The annals of business history are filled with examples of people who were laid off from their corporate jobs during a recession, and who used that moment as an opportunity to take a risk and start that business of their dreams. During recessions, problems abound, and if you can figure out a solution for just one of these problems, you likely have a strong business concept. If you can meet a need, or just give people a spark of joy for an affordable price, this may be the very best opportunity you’ll ever have to start that business, whether it’s a supply chain disrupting tech concept or just a new hot sauce recipe you’ve been perfecting in your kitchen.

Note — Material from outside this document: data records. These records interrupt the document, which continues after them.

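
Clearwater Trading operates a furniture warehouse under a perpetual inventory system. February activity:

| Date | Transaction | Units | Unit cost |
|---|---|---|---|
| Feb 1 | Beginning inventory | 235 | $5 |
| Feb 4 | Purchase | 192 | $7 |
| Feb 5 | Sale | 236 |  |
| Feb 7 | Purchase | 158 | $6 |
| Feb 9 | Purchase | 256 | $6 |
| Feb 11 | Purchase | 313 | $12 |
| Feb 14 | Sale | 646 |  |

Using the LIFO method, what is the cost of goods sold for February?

COGS = $7,318

Feb 5, 236 sold [LIFO — newest first]: 192 @ $7 + 44 @ $5 = $1,564
Feb 14, 646 sold [LIFO — newest first]: 313 @ $12 + 256 @ $6 + 77 @ $6 = $5,754
Total COGS = $1,564 + $5,754 = $7,318
Ending inventory: 191 @ $5 + 81 @ $6 = $1,441
Check: goods available $8,759 = COGS $7,318 + ending $1,441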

There Will Never Be A “Perfect Time”


The truth is that there will never be a perfect time to start a business. Simply put, as the saying goes, there’s always something. And some of those somethings, like not having saved enough money or not having the support of your family, are perfectly valid reasons to hold off on starting a new business.

Moreover, neither myself nor anyone else has a crystal ball to predict what tomorrow will hold.

All too often, I see people looking for reasons not to start a business rather than reasons why they should. There will always be obstacles, unforeseen events, changes outside of your control. However, that’s what makes entrepreneurs special.

Entrepreneurs have what it takes to turn adversity into opportunity, calamity into invention, lemons into the proverbial lemonade.

I’ve never regretted my decision to launch Masterplans, and being an entrepreneur is the source of my greatest pride (outside my amazing 16-year-old son, who has been by my side every step of the way).

Sure, you can keep waiting for the timing to be “perfect,” but keep in mind that there are other entrepreneurs with similar ideas who are making their right time right now.